In people with bronchiectasis, a diagnosis of an underlying associated condition can be made in about 50% of cases. Many studies of diagnosis begin by excluding people with CF, and in some diagnostic and treatment guidelines the condition is labelled as non-CF bronchiectasis, to capture all of the other conditions. However, there is no intrinsic pathological difference between bronchiectasis associated with CF and bronchiectasis due to other conditions. In general, in CF, lung disease is more aggressive and associated with a higher prevalence of Gram-negative infection, particularly with P. aeruginosa . Bronchiectasis is almost universal in people with CF (see chapter 14). It is also a common complication of PCD and primary immune deficiency disorders, particularly common variable and X-linked immunodeficiency associated with reduced blood concentrations of immunoglobulin (Ig)G. Bronchiectasis also occurs, uncommonly but with increased frequency, in a number of systemic immune conditions, particularly rheumatoid arthritis and inflammatory bowel disease. Bronchiectasis is associated with infection due to HIV, non-tuberculous mycobacteria and Mycobacterium tuberculosis. The pathophysiological connection between these conditions and bronchiectasis is poorly understood. However, in many patients with a diagnosis of bronchiectasis, there is no clear association with another underlying disease. Childhood infections, such as whooping cough (pertussis) and measles, have been considered as strongly associated or causative. However, problems with recall bias make it very difficult to know the importance of this association.

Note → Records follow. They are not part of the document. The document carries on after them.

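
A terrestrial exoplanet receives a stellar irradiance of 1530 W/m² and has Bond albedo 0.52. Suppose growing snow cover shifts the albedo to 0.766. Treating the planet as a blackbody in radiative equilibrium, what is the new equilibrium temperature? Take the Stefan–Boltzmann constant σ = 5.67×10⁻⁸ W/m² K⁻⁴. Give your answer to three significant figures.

New equilibrium: T₂ = [(1−0.766)·1530/(4σ)]^(1/4) = 199.3 K.

199 kelvin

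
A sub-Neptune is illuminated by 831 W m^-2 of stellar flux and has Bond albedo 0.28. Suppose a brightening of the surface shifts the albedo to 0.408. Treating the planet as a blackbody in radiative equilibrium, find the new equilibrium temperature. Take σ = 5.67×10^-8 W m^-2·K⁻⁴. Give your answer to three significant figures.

New equilibrium: T₂ = [(1−0.408)·831.0/(4σ)]^(1/4) = 215.8 K.

216 kelvin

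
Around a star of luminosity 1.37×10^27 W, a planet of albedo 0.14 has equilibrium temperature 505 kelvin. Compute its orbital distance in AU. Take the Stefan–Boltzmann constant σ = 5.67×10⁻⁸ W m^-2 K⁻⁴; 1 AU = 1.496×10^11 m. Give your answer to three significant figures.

The flux needed for this T is 4σT⁴/(1−0.14) = 17150 W m^-2.
S = L/(4πd²) → d = √(L/4πS) = √(1.37×10^27/(4π·17150)) = 7.973×10^10 m = 0.5329 AU.

0.533 AU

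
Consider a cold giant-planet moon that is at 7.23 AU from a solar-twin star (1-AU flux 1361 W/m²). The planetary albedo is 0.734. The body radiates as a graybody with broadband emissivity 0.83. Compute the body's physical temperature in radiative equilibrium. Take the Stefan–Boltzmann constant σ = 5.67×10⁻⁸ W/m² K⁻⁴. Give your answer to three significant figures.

Flux at the orbit: S = 1361/(7.23)² = 26.04 W/m².
Absorbed flux (global mean): S(1−α)/4 = 26.04·0.266/4 = 1.731 W/m².
Equating to εσT⁴ with ε = 0.83: T = (1.731/0.83σ)^(1/4) = 77.88 K.

77.9 K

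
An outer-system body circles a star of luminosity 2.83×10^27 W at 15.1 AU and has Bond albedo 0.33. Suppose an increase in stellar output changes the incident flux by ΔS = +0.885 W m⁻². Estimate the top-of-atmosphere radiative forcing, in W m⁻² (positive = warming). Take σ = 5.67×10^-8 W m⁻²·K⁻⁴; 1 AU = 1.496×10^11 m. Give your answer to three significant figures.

0.148 W m⁻²

Orbital distance: d = 15.1 AU = 2.259×10^12 m.
Flux at the orbit: S = L/(4πd²) = 2.83×10^27/(4π·(2.26×10^12)²) = 44.13 W m⁻².
TOA radiative forcing: ΔF = (1−α)ΔS/4 = 0.67·(+0.885)/4 = 0.1482 W m⁻².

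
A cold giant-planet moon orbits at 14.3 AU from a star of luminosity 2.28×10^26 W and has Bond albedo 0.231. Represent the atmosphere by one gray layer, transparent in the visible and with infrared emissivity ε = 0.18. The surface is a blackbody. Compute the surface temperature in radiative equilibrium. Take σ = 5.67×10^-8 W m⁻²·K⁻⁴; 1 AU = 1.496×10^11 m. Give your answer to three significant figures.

d = 14.3 × 1.496×10^11 m = 2.139×10^12 m.
Spreading L over a sphere of radius d: S = 2.28×10^26/(4π·2.14×10^12²) = 3.965 W m⁻².
At the top of the atmosphere, σT_e⁴ = S(1−α)/4 = 0.7622 W m⁻², giving T_e = 60.55 K.
The surface balance (absorbed SW + ε·downward IR = σT_s⁴) with T_a⁴ = T_s⁴/2 reduces to T_s = T_e·[2/(2−ε)]^¼ = 62.00 K.

62.0 K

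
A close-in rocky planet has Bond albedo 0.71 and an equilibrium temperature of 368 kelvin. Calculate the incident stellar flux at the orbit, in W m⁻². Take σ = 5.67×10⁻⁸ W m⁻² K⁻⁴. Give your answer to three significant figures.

14300 W m⁻²

Invert the energy balance for S: S = 4σT⁴/(1−α).
σT⁴ = 5.67×10⁻⁸·(368)⁴ = 1040 W m⁻².
So S = 4×1040/(1−0.71) = 14340 W m⁻².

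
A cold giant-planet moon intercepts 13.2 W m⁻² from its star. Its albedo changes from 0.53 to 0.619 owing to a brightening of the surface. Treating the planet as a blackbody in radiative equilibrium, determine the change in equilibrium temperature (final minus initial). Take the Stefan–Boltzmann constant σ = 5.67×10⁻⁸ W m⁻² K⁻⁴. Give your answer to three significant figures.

-3.70 kelvin

With α = 0.53, T₁ = 72.32 K.
After:  T₂ = [13.20·0.381/(4σ)]^(1/4) = 68.62 K.
Change: 68.62 − 72.32 = -3.698 K.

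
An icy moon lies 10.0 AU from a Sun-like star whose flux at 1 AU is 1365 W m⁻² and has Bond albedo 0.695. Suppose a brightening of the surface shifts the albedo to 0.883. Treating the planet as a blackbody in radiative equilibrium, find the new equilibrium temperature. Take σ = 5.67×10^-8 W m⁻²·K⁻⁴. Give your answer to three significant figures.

51.5 K

Flux at the orbit: S = 1365/(10.0)² = 13.65 W m⁻².
T₂ = [S(1−α₂)/(4σ)]^(1/4) = [13.65·0.117/(4σ)]^(1/4) = 51.51 K.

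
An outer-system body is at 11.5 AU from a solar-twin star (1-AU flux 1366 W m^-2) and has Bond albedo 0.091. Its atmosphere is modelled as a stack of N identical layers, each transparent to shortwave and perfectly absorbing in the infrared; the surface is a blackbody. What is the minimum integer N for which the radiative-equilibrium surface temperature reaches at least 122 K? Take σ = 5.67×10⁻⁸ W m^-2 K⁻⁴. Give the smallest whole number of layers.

By the inverse-square law, S = 1366/11.5² = 10.33 W m^-2.
OLR = S(1−α)/4 = 2.347 W m^-2; the top layer radiates at T_e = 80.21 K.
Need (N+1)T_e⁴ ≥ T_s⁴, i.e. N+1 ≥ (122/80.21)⁴ = 5.351.
So N ≥ 4.351; the smallest integer is N = 5.

5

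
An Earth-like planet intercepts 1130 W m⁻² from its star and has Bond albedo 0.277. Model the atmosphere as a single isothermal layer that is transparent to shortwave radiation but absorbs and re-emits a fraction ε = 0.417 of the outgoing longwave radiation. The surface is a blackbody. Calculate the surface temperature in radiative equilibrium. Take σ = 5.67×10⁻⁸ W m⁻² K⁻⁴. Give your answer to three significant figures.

Effective emission temperature (TOA balance): σT_e⁴ = S(1−α)/4 = 204.2 W m⁻² → T_e = 245.0 K.
Surface balance with a leaky layer gives σT_s⁴ = σT_e⁴·2/(2−ε), so T_s = T_e·[2/(2−0.417)]^(1/4) = 259.7 K.

260 K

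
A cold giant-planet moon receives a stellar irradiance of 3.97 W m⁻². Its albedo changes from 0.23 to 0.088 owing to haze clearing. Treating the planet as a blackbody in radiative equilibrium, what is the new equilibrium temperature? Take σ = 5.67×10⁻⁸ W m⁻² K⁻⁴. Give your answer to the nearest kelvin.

New equilibrium: T₂ = [(1−0.088)·3.970/(4σ)]^(1/4) = 63.21 K.

63 K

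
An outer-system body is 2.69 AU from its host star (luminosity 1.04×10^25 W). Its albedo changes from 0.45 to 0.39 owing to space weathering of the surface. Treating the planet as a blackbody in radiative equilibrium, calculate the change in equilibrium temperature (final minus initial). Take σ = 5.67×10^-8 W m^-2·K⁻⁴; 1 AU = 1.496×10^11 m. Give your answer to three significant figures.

Orbital distance: d = 2.69 AU = 4.024×10^11 m.
Flux at the orbit: S = L/(4πd²) = 1.04×10^25/(4π·(4.02×10^11)²) = 5.110 W m^-2.
With α = 0.45, T₁ = 59.33 K.
With α = 0.39, T₂ = 60.89 K.
ΔT = T₂ − T₁ = 1.556 K.

1.56 K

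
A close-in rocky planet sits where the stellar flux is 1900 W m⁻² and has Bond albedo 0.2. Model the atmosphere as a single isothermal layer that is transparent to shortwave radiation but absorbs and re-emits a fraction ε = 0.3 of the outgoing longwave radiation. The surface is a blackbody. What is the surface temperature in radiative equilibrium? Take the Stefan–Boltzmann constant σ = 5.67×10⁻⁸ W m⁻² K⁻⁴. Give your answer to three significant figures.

Effective emission temperature (TOA balance): σT_e⁴ = S(1−α)/4 = 380.0 W m⁻² → T_e = 286.1 K.
The surface balance (absorbed SW + ε·downward IR = σT_s⁴) with T_a⁴ = T_s⁴/2 reduces to T_s = T_e·[2/(2−ε)]^¼ = 298.0 K.

298 kelvin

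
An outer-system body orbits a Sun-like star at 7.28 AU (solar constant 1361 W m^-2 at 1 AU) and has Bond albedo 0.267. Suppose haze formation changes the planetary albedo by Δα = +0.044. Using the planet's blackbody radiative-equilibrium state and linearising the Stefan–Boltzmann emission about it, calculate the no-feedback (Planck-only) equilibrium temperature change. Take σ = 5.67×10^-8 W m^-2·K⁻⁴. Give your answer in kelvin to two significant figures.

Flux at the orbit: S = 1361/(7.28)² = 25.68 W m^-2.
Unperturbed T_e = [25.68·(1−0.267)/(4σ)]^¼ = 95.45 K.
ΔF = −(S/4)Δα = −(25.68/4)×(+0.044) = -0.2825 W m^-2.
The Planck feedback parameter is 4σT_e³ = 0.1972 W m^-2/K.
ΔT₀ = ΔF/λ_P = -0.2825/0.1972 = -1.43 K.

-1.4 kelvin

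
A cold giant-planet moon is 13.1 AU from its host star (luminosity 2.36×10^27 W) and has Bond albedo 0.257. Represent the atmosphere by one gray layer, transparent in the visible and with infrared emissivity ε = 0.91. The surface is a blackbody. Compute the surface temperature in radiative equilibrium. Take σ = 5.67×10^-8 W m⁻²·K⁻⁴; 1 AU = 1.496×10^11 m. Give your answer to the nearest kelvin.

131 K

Orbital distance: d = 13.1 AU = 1.960×10^12 m.
Flux at the orbit: S = L/(4πd²) = 2.36×10^27/(4π·(1.96×10^12)²) = 48.90 W m⁻².
The planet radiates to space at T_e = [S(1−α)/(4σ)]^(1/4) = 112.5 K.
For a single slab of emissivity ε, T_s⁴ = 2T_e⁴/(2−ε); thus T_s = 112.5·(1.835)^(1/4) = 130.9 K.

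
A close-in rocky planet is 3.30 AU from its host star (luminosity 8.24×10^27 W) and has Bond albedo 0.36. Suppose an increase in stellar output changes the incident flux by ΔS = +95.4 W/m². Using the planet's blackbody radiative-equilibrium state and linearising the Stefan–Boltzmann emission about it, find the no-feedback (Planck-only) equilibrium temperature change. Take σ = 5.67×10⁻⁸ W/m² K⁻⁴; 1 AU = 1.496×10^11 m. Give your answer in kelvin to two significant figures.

2.6 K

d = 3.30 × 1.496×10^11 m = 4.937×10^11 m.
Flux at the orbit: S = L/(4πd²) = 8.24×10^27/(4π·(4.94×10^11)²) = 2690 W/m².
Reference equilibrium: T_e = [S(1−α)/(4σ)]^(1/4) = 295.2 K.
Only a fraction (1−α) is absorbed and it's spread over 4πR², so ΔF = (1−α)ΔS/4 = 15.26 W/m².
Planck response: λ_P = 4σT_e³ = 4·5.67×10⁻⁸·(295.2)³ = 5.833 W/m²/K.
So ΔT₀ = 15.26/5.833 = 2.62 K.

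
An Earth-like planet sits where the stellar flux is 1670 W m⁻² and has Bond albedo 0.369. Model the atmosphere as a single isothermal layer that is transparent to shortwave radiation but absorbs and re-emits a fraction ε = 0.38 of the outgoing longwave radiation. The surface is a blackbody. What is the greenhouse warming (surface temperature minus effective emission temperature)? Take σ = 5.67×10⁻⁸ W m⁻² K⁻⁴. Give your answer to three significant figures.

The planet radiates to space at T_e = [S(1−α)/(4σ)]^(1/4) = 261.1 K.
The surface balance (absorbed SW + ε·downward IR = σT_s⁴) with T_a⁴ = T_s⁴/2 reduces to T_s = T_e·[2/(2−ε)]^¼ = 275.2 K.
Greenhouse warming: T_s − T_e = 14.12 K.

14.1 K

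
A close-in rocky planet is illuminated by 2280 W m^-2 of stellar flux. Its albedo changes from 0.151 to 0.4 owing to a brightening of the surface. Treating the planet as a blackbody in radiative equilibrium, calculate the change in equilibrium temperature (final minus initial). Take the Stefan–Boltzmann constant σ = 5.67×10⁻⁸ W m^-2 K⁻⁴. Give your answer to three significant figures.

-25.3 K

Initial: T₁ = [S(1−0.151)/(4σ)]^(1/4) = 303.9 K.
After:  T₂ = [2280·0.6/(4σ)]^(1/4) = 278.7 K.
Change: 278.7 − 303.9 = -25.27 K.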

Bronchiectasis may also complicate a range of other lung diseases: it can be identified in some patients with chronic obstructive pulmonary disease (COPD), severe asthma and interstitial lung disease. In these conditions, bronchiectasis is usually found in the context of severe disease and is then not considered the primary disease. However, when it occurs alongside these conditions, it is associated with a higher incidence of infective pulmonary exacerbations and some of the management strategies used for primary bronchiectasis may be effective.